One Week Into Campaign, Party Votes on Replacing Nominee

People Power Party members reject attempt in phone survey
By Newser Editors and Wire Services
Posted May 10, 2025 11:31 AM CDT
Updated May 10, 2025 12:00 PM CDT
One Week Into Campaign, Party Votes on Replacing Nominee
South Korea's People Power Party's presidential election candidate Kim Moon Soo, right, talks with independent preliminary presidential election candidate Han Duck-soo during a meeting in Seoul on Thursday.   (Yonhap via AP)

South Korea's embattled conservative party canceled then reinstated the presidential candidacy of Kim Moon Soo within hours on Saturday as internal turmoil escalated ahead of the June 3 election. The chaotic U-turn, after a failed attempt to replace Kim with former Prime Minister Han Duck-soo, underscored the People Power Party's leadership crisis following the ouster of former President Yoon Suk Yeol over his martial law imposition in December, the AP reports, which possibly doomed the conservatives' chances of winning another term in government.

Kim, a former labor minister under Yoon, was named the PPP's presidential candidate on May 3 after winning 56.3% of the primary vote, defeating a reformist rival who had criticized Yoon's martial law.

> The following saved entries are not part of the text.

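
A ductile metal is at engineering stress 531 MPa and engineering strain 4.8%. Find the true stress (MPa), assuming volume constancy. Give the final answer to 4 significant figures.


sigma_true = sigma_eng * (1 + epsilon_eng)
sigma_true = 531 * (1 + 0.048)
sigma_true = 556.5 MPa


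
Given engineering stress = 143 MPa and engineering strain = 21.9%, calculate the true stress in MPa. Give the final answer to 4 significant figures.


sigma_true = sigma_eng * (1 + epsilon_eng)
sigma_true = 143 * (1 + 0.219)
sigma_true = 174.3 MPa


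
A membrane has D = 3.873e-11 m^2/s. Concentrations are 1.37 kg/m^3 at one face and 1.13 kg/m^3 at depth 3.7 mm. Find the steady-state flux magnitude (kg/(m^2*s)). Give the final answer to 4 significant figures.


J = -D * (dC/dx) = D * (C1 - C2) / dx
J = 3.873e-11 * (1.37 - 1.13) / 3.7e-03
J = 2.512e-09 kg/(m^2*s)


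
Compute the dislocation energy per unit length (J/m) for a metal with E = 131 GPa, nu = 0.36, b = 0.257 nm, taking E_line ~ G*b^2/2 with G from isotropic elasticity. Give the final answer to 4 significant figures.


Step 1: G = E / (2*(1+nu))
G = 131 / (2*(1+0.36)) = 48.1618 GPa = 4.81618e+10 Pa
Step 2: E_line = G*b^2/2
b = 0.257 nm = 2.57e-10 m
E_line = 0.5 * 4.81618e+10 * (2.57e-10)^2 = 1.591e-09 J/m


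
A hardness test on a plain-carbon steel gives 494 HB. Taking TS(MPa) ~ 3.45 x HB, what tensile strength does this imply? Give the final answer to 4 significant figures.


TS (MPa) = 3.45 * HB
TS = 3.45 * 494
TS = 1704 MPa


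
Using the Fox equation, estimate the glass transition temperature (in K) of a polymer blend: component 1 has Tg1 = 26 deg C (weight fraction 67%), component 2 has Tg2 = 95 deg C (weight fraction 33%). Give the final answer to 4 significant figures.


1/Tg = w1/Tg1 + w2/Tg2 (in Kelvin)
Tg1 = 299.15 K, Tg2 = 368.15 K
1/Tg = 0.67/299.15 + 0.33/368.15
Tg = 318.9 K


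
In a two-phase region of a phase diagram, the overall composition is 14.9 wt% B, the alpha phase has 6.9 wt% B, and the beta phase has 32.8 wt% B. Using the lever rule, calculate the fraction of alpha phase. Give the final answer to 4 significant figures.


f_alpha = (C_beta - C0) / (C_beta - C_alpha)
f_alpha = (32.8 - 14.9) / (32.8 - 6.9)
f_alpha = 0.6911


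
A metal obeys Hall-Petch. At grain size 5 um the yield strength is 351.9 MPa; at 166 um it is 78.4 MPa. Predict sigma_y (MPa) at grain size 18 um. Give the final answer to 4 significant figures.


sigma_y = sigma0 + k / sqrt(d)
1/sqrt(d1) = 1/sqrt(5e-06) = 447.214;  1/sqrt(d2) = 77.6151
k = (sigma1 - sigma2) / (1/sqrt(d1) - 1/sqrt(d2)) = (351.9 - 78.4) / (447.214 - 77.6151) = 0.739992 MPa*m^0.5
sigma0 = sigma1 - k/sqrt(d1) = 351.9 - 0.739992*447.214 = 20.9655 MPa
sigma_y(d3) = 20.9655 + 0.739992 / sqrt(1.8e-05) = 195.4 MPa


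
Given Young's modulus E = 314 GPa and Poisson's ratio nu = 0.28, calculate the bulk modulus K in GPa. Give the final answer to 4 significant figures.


K = E / (3*(1-2*nu))
K = 314 / (3*(1-2*0.28))
K = 237.9 GPa


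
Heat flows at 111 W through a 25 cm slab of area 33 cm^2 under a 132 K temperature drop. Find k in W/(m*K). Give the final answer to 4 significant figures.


k = Q*L / (A*dT)
L = 0.25 m, A = 3.3e-03 m^2
k = 111 * 0.25 / (3.3e-03 * 132)
k = 63.71 W/(m*K)


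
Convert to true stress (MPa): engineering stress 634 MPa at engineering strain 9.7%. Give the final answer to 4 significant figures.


sigma_true = sigma_eng * (1 + epsilon_eng)
sigma_true = 634 * (1 + 0.097)
sigma_true = 695.5 MPa


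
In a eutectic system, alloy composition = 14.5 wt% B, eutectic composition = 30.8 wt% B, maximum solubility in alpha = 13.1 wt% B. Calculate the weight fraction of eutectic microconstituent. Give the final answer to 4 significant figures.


f_primary = (C_e - C0) / (C_e - C_alpha_max)
f_primary = (30.8 - 14.5) / (30.8 - 13.1)
f_primary = 0.920904
f_eutectic = 1 - 0.920904 = 0.0791


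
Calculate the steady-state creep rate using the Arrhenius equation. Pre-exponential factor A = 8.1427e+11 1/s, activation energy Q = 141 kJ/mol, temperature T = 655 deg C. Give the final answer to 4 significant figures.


rate = A * exp(-Q / (R*T))
T = 655 + 273.15 = 928.15 K
rate = 8.1427e+11 * exp(-141e3 / (8.314 * 928.15))
rate = 9446 1/s


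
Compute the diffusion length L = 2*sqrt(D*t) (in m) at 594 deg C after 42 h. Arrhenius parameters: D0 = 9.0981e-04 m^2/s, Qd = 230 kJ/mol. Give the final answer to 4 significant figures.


Step 1: D = D0 * exp(-Qd/(R*T))
T = 867.15 K
D = 9.0981e-04 * exp(-230e3 / (8.314 * 867.15)) = 1.2703e-17 m^2/s
Step 2: L = 2*sqrt(D*t)
t = 42 h = 151200 s
L = 2*sqrt(1.2703e-17 * 151200) = 2.772e-06 m


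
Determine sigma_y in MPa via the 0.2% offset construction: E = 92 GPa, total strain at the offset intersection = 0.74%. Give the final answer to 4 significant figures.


Offset strain = 0.002
Elastic strain at yield = total_strain - offset = 7.4e-03 - 0.002 = 5.4e-03
sigma_y = E * elastic_strain = 92000 * 5.4e-03
sigma_y = 496.8 MPa


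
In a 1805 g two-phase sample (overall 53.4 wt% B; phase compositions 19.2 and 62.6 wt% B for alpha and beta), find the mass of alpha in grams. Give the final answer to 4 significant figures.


f_alpha = (C_beta - C0) / (C_beta - C_alpha)
f_alpha = (62.6 - 53.4) / (62.6 - 19.2) = 0.211982
m_alpha = f_alpha * m_total = 0.211982 * 1805 = 382.6 g


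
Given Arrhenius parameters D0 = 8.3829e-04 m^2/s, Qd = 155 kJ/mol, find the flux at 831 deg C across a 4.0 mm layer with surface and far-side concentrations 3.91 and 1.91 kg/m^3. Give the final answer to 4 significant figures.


Step 1: D = D0 * exp(-Qd/(R*T))
T = 831 + 273.15 = 1104.15 K
D = 8.3829e-04 * exp(-155e3 / (8.314 * 1104.15)) = 3.89456e-11 m^2/s
Step 2: J = D * (C1 - C2) / dx
J = 3.89456e-11 * (3.91 - 1.91) / 4e-03
J = 1.947e-08 kg/(m^2*s)


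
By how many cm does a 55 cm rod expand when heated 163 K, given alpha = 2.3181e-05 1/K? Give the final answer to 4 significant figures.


dL = L0 * alpha * dT
dL = 55 * 2.3181e-05 * 163
dL = 0.2078 cm


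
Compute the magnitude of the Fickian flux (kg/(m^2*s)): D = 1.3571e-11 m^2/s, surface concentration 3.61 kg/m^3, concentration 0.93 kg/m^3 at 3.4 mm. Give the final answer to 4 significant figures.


J = -D * (dC/dx) = D * (C1 - C2) / dx
J = 1.3571e-11 * (3.61 - 0.93) / 3.4e-03
J = 1.07e-08 kg/(m^2*s)


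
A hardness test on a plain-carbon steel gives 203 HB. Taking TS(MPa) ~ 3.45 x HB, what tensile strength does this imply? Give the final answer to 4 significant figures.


TS (MPa) = 3.45 * HB
TS = 3.45 * 203
TS = 700.4 MPa


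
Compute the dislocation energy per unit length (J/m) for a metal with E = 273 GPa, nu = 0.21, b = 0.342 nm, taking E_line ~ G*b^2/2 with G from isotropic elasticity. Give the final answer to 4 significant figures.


Step 1: G = E / (2*(1+nu))
G = 273 / (2*(1+0.21)) = 112.81 GPa = 1.1281e+11 Pa
Step 2: E_line = G*b^2/2
b = 0.342 nm = 3.42e-10 m
E_line = 0.5 * 1.1281e+11 * (3.42e-10)^2 = 6.597e-09 J/m


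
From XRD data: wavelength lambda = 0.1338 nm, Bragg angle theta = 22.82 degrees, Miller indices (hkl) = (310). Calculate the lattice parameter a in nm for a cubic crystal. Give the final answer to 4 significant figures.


d = lambda / (2*sin(theta))
d = 0.1338 / (2*sin(22.82 deg))
d = 0.172495 nm
a = d * sqrt(h^2+k^2+l^2) = 0.172495 * sqrt(10)
a = 0.5455 nm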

But the PPP's leadership, dominated by Yoon loyalists, had spent the past week desperately pressuring Kim to step aside and back Han, who they believed stood a stronger chance against liberal Democratic Party frontrunner Lee Jae-myung. After talks between Han and Kim failed to unify their candidacies, the PPP's emergency committee took the unprecedented step early Saturday of nullifying its primary, canceling Kim's nomination and registering Han as both a party member and its new presidential candidate.

The scheme required approval through an all-party vote conducted through an automated phone survey, which ultimately rejected the switch on Saturday night, per the AP. "While we cannot disclose the figures, the vote on switching the candidate was rejected by a narrow margin," party spokesman and lawmaker Shin Dong-wook said. Kim, who had denounced the party's attempt to replace him as an "overnight political coup," was immediately reinstated as the candidate and plans to officially register with election authorities on Sunday, according to the party. "Now everything will return to its rightful place," Kim said in a statement.